A simple fluorescence method for serotonin-containing endocrine cells in plastic-embedded lung, gut and thyroid gland.

Abstract

Small-granule, presumptively endocrine cells in the lungs are difficult to identify by routine light microscopy and demonstration of serotonin (5-HT) and dopamine in these cells after Falck and Owman, using lyophilization and exposure to hot formaldehyde gas at controlled humidity, is difficult, time consuming and unsuited to large scale histologic surveys.
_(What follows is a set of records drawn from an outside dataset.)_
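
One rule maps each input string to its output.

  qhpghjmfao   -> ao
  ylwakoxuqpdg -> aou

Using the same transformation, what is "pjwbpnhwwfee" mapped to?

ee

Looking at the pairs, the operation is to keep only the vowels.
Applying that to "pjwbpnhwwfee" gives "ee".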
Fluorescence localization of a variety of 5-HT-containing APUD [Amine and Precursor Uptake and Decarboxylation] endocrine cells, obtained without resort to freeze drying or formaldehyde gas. Tissue is fixed at room temperature by intravascular perfusion with or immersion in 6% wt/vol aqueous, phosphate buffered (0.1 M, pH 7.2) formaldehyde, freshly prepared from paraformaldehyde powder. Samples can be left in fixative for days or weeks before rinsing in H2O, dehydrating in graded ethanols and embedding in glycol methacrylate or paraffin. Sections are cut, floated with H2O onto glass slides, air dried (paraffin sections are dewaxed in xylene), mounted in Entellan and examined with an epifluorescence microscope. Strong yellow fluorescence emanates from cells containing 5-HT (enterochromaffin cells of the gut, mast cells of rats, small-granule cells of rabbit lungs) and from APUD cells in the thyroid glands and tracheal epithelium of rats, if the latter are preinjected with the 5-HT precursor, 5-hydroxytryptophan (5-HTP). Yellow fluorescence is abolished by treatment of sections with NaBH4; it is not reestablished by exposing plastic sections to formaldehyde gas at 80.degree. C but does reappear in dewaxed paraffin sections. The method works only for 5-HT; it does not demonstrate catecholamines in adrenal medulla or dopamine in thyroid glands or tracheal epithelium of rats preinjected with the precursor, L-dopa. It affords excellent resolution of cellular detail in 2 .mu.m plastic sections and is well suited for work requiring serial reconstructions, in as much as slides are reliably obtained and fluorescence can be demonstrated in them weeks or months later.